Syksy/curatedPCaData

meeting notes

Closed this issue · 4 comments

07-09-2020

  • for taylor et al. use cbioportal normalization and our own pipeline
  • create/update vignettes with information on the source of data for each study
  • create formatting for other clinical vaiables (ex: var_name = var_value | var_name2 = var_value2 | var_name3 = var_value3)
Syksy commented

08-07-2020

Specific details for imputation:

  • Median imputation?
  • k-NN; how to determine optimal k?
  • Make sure that rows/columns are correct (assuming that rows are samples, columns are genes)

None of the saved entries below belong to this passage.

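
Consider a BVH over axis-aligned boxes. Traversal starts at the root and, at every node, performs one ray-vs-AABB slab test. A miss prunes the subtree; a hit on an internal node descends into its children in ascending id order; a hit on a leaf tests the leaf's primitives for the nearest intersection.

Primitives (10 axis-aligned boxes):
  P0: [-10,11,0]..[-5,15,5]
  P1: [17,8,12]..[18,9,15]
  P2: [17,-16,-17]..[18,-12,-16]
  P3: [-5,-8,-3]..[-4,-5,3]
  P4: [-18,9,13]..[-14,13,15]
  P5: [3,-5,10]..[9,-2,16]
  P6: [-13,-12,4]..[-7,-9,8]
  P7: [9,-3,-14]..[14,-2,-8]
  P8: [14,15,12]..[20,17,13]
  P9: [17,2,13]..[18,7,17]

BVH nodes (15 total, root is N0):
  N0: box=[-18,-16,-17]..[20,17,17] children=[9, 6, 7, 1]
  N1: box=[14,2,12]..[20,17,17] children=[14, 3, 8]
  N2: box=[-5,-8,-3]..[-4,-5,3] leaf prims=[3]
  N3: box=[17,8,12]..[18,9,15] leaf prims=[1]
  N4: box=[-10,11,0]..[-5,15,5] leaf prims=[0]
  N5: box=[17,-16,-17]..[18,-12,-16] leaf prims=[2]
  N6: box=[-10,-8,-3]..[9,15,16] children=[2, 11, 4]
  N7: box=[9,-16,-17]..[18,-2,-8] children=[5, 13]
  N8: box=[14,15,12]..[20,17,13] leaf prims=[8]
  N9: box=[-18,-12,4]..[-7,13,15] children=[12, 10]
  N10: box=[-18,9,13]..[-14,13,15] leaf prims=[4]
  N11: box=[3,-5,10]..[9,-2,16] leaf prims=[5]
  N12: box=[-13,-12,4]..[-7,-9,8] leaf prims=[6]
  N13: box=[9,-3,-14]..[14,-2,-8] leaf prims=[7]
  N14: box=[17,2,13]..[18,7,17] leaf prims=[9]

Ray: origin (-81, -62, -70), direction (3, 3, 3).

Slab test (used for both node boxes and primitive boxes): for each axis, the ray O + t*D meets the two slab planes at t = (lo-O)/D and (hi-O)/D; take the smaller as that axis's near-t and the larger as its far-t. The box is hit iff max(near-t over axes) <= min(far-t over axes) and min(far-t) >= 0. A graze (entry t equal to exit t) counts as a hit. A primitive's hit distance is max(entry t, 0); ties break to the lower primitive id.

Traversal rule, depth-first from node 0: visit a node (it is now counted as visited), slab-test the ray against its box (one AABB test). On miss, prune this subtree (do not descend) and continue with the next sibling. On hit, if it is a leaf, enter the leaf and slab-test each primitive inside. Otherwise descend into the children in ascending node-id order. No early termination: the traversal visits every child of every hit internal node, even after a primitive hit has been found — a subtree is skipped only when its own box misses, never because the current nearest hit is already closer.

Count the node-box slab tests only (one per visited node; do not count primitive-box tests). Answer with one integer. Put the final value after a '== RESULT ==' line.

Walk:
N0 x:[21,101/3] y:[46/3,79/3] z:[53/3,29] -> hit [21,79/3], descend [1, 6, 7, 9]
  N1 x:[95/3,101/3] y:[64/3,79/3] z:[82/3,29] -> miss, prune
  N6 x:[71/3,30] y:[18,77/3] z:[67/3,86/3] -> hit [71/3,77/3], descend [2, 4, 11]
    N2 x:[76/3,77/3] y:[18,19] z:[67/3,73/3] -> miss, prune
    N4 x:[71/3,76/3] y:[73/3,77/3] z:[70/3,25] -> hit [73/3,25] leaf, test {P0@t=73/3}
    N11 x:[28,30] y:[19,20] z:[80/3,86/3] -> miss, prune
  N7 x:[30,33] y:[46/3,20] z:[53/3,62/3] -> miss, prune
  N9 x:[21,74/3] y:[50/3,25] z:[74/3,85/3] -> hit [74/3,74/3], descend [10, 12]
    N10 x:[21,67/3] y:[71/3,25] z:[83/3,85/3] -> miss, prune
    N12 x:[68/3,74/3] y:[50/3,53/3] z:[74/3,26] -> miss, prune

order=[0, 1, 6, 2, 4, 11, 7, 9, 10, 12]  |boxes|=10  |leaves|=1  hit=P0

== RESULT ==
10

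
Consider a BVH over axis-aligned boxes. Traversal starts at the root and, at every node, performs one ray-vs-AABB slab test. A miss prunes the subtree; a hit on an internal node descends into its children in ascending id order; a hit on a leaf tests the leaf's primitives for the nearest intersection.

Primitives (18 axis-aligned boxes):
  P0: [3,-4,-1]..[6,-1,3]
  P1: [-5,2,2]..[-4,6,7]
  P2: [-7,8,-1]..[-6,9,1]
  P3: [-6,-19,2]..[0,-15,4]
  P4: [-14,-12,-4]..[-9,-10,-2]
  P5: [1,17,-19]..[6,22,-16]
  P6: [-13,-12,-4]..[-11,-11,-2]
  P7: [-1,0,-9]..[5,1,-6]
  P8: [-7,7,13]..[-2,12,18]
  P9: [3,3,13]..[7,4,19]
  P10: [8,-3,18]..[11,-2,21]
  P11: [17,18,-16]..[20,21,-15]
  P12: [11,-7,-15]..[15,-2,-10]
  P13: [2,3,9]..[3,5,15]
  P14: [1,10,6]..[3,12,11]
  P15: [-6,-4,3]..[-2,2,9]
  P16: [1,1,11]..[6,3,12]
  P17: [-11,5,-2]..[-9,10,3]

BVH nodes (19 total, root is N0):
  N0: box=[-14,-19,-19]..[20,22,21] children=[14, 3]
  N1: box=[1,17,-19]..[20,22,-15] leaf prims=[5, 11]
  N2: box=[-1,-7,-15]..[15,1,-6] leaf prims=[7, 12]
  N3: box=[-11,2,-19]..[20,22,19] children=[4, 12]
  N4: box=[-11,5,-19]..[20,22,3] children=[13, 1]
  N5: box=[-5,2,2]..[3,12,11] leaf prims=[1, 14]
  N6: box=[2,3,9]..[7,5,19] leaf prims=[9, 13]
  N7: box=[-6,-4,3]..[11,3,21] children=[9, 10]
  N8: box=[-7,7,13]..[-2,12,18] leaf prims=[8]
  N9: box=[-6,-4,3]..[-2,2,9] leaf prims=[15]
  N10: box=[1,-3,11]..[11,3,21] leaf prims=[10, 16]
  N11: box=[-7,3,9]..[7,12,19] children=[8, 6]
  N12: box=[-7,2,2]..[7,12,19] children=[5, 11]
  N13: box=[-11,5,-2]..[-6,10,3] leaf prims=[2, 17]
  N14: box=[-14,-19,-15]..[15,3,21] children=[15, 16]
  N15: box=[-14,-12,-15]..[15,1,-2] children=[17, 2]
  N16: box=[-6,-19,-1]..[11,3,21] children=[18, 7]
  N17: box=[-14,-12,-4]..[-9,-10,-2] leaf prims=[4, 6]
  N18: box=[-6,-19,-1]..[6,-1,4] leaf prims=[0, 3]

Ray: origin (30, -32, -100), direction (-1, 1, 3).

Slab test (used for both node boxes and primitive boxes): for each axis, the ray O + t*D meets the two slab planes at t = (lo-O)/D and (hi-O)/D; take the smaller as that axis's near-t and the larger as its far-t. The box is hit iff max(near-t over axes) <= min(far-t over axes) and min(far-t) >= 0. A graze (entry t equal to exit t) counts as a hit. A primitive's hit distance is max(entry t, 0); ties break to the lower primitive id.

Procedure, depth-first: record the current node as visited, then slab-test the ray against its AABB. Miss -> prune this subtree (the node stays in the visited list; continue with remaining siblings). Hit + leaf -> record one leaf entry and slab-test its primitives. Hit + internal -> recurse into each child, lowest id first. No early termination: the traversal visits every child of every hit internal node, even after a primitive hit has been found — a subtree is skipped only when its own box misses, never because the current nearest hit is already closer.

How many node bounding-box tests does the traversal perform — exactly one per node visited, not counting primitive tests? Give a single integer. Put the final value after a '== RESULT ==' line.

Walk:
N0 x:[10,44] y:[13,54] z:[27,121/3] -> hit [27,121/3], descend [3, 14]
  N3 x:[10,41] y:[34,54] z:[27,119/3] -> hit [34,119/3], descend [4, 12]
    N4 x:[10,41] y:[37,54] z:[27,103/3] -> miss, prune
    N12 x:[23,37] y:[34,44] z:[34,119/3] -> hit [34,37], descend [5, 11]
      N5 x:[27,35] y:[34,44] z:[34,37] -> hit [34,35] leaf, test {P1@t=34, P14(miss)}
      N11 x:[23,37] y:[35,44] z:[109/3,119/3] -> hit [109/3,37], descend [6, 8]
        N6 x:[23,28] y:[35,37] z:[109/3,119/3] -> miss, prune
        N8 x:[32,37] y:[39,44] z:[113/3,118/3] -> miss, prune
  N14 x:[15,44] y:[13,35] z:[85/3,121/3] -> hit [85/3,35], descend [15, 16]
    N15 x:[15,44] y:[20,33] z:[85/3,98/3] -> hit [85/3,98/3], descend [2, 17]
      N2 x:[15,31] y:[25,33] z:[85/3,94/3] -> hit [85/3,31] leaf, test {P7(miss), P12(miss)}
      N17 x:[39,44] y:[20,22] z:[32,98/3] -> miss, prune
    N16 x:[19,36] y:[13,35] z:[33,121/3] -> hit [33,35], descend [7, 18]
      N7 x:[19,36] y:[28,35] z:[103/3,121/3] -> hit [103/3,35], descend [9, 10]
        N9 x:[32,36] y:[28,34] z:[103/3,109/3] -> miss, prune
        N10 x:[19,29] y:[29,35] z:[37,121/3] -> miss, prune
      N18 x:[24,36] y:[13,31] z:[33,104/3] -> miss, prune

17 AABB tests over nodes [0, 3, 4, 12, 5, 11, 6, 8, 14, 15, 2, 17, 16, 7, 9, 10, 18]; 2 leaves entered; closest P1.

== RESULT ==
17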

Immune deconvolution methods:

  • Determine what are the gene expressions required for each method
  • Correlate methods with each other and see if they suggest similar compositions
  • Correlate results with existing results available from e.g. papers
  • Leave out CIBERSORT due to registration wall (no R-package/source code available?)

Genes names:

  • Take the whole list of gene names (biomaRt), save that as a R object inside the package (internal?)
  • Have all GEX/CNA/... to contain those gene names, even if they're mainly populated with NA values (-> comforming dimensions for genes)
Syksy commented

08-26-2020

Naming conventions

  • Lower case in all function names
  • Lower case also in function parameters
  • Instead of "." use always "_" (due to the special use of "." in R)
  • Structures variables have "DataType_StudyName" e.g. "MAE_TCGA"
Syksy commented

09-11-2020

  • Get rid of cBioPortal version of Taylor et al., focus on GEO-derived portion that uses our harmonization discipline
  • Elaborate further on example analyses
  • Elaborate further on uses of MultiAssayExperiment (use their examples maybe for inspiration, cheat sheet from https://bioconductor.riken.jp/packages/3.6/bioc/vignettes/MultiAssayExperiment/inst/doc/MultiAssayExperiment_cheatsheet.pdf etc)
  • Make sure everybody's up to baseline of the master branch (and meet regarding conflicts if a better solution exists than is currently in master)
  • Figure out which immunedeconv methods can be used with data that's not in TPM GEX-input format (e.g. xCell supporting ranked orders if native package is used?)
Syksy commented

These issues have been now addressed at least for the grand majority, or altered and completed (for example inclusion of CIBERSORT after all).